From a more nuts and bolts perspective, we are in the process of fortifying our hiring practices from a diversity, equity and inclusion perspective so that we can lead the industry with a focus on actions and results. Just before the pandemic hit, we brought on a new people and culture leader in Daisy Auger-Dominguez, who has transformed the way we view these practices to thread through everything that we do. With an even greater commitment to DEI in our hiring, we will realize our mission more strongly by ensuring that we continue to prop up young and diverse voices.
Test: Having evolved from a print magazine to a multimedia leader, what’s your vision for VICE’s future?
Right now we are on a path to profitability so we can better control our destiny and growth, which is essential to our viability and future.
We will continue to double down on news through our VICE News division worldwide. Young people want to hear from sources they trust and see diverse young voices speaking to them — people who are as diverse, curious and open-minded as they are. We credit our approach: unflinching, telling the stories other outlets won’t go near, and the relationship that we’ve developed over the years with our audience. It’s something we don’t take for granted, and something we need to continue to preserve and build upon.

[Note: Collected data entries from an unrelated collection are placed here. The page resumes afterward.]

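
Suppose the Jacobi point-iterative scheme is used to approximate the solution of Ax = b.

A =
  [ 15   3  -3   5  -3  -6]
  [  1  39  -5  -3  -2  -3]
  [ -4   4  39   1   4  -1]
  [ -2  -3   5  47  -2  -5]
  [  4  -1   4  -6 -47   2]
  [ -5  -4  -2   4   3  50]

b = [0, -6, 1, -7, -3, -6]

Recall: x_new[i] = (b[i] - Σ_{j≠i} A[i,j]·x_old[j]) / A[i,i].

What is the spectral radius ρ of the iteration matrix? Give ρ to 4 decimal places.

Let D = diag(15, 39, 39, 47, -47, 50); L, U the strict triangles.
Jacobi T = -D⁻¹(L+U): T[2,0] = -(-4)/(39) = +0.1026; T[2,2] = 0.
  T[0,:] = [+0.0000 -0.2000 +0.2000 -0.3333 +0.2000 +0.4000]
  T[1,:] = [-0.0256 +0.0000 +0.1282 +0.0769 +0.0513 +0.0769]
  T[2,:] = [+0.1026 -0.1026 +0.0000 -0.0256 -0.1026 +0.0256]
  T[3,:] = [+0.0426 +0.0638 -0.1064 +0.0000 +0.0426 +0.1064]
  T[4,:] = [+0.0851 -0.0213 +0.0851 -0.1277 +0.0000 +0.0426]
  T[5,:] = [+0.1000 +0.0800 +0.0400 -0.0800 -0.0600 +0.0000]
|λ(T)| sorted: 0.3018, 0.2215, 0.2215, 0.1576, 0.1576, 0.0373.
ρ = 0.3018; 0.3018 < 1: convergent.

0.3018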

We’re also focused on continuing to evolve and innovate around the way we create and amplify culture with and for a generation that is going to inherit and change the world. The way I look at it, this should be VICE Media Group’s Super Bowl moment. History tells us that moments like the one we’re living through now lead to massive cultural transformation. From the 1918 Spanish flu to the roaring ‘20s, post-World War II to economic expansion, postmodernism and the era of rock and roll, the 2008 Great Recession to the tech revolution — in every case, there is a traceable bright line of before and after change. Values shift, aesthetics evolve, creativity explodes, and youth culture is redefined loudly.

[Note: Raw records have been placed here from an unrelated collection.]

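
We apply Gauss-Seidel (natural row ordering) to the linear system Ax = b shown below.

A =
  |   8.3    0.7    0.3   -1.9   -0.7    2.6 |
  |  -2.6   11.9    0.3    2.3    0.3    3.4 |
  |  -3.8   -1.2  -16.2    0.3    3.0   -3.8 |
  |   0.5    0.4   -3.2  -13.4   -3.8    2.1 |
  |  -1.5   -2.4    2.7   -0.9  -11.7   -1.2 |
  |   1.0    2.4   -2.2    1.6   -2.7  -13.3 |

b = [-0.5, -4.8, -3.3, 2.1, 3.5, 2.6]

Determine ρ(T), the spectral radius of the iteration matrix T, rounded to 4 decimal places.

0.1812

Split A = D + L + U, D = diag(8.3, 11.9, -16.2, -13.4, -11.7, -13.3).
Gauss-Seidel: T = -(D+L)⁻¹U, row 0 first, T[0,5] = -(2.6)/(8.3) = -0.3133; later rows by forward substitution.
  T[0,:] = [+0.0000  -0.0843  -0.0361  +0.2289  +0.0843  -0.3133]
  T[1,:] = [+0.0000  -0.0184  -0.0331  -0.1433  -0.0068  -0.3542]
  T[2,:] = [+0.0000  +0.0211  +0.0109  -0.0246  +0.1659  -0.1349]
  T[3,:] = [+0.0000  -0.0087  -0.0049  +0.0101  -0.3203  +0.1667]
  T[4,:] = [+0.0000  +0.0201  +0.0143  -0.0064  +0.0535  -0.0337]
  T[5,:] = [+0.0000  -0.0183  -0.0140  -0.0021  -0.0717  -0.0383]
|eigenvalues of T|: 0.1812, 0.0786, 0.0786, 0.0483, 0.0016, 0.0000.
ρ(T) = max|λ| = 0.1812; 0.1812 < 1: convergent.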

One of our biggest differentiators is our global reach and the people we have on the ground in more than 25 countries worldwide. Global perspectives are something we’ll continue to grow and nurture throughout the whole of the business, along with our deep commitment to inclusiveness in everything that we do.
These ambitions are lofty by design. My leadership team and our staff are here for these reasons — for a chance to genuinely create impact in a world that’s on fire.
This interview has been edited and condensed.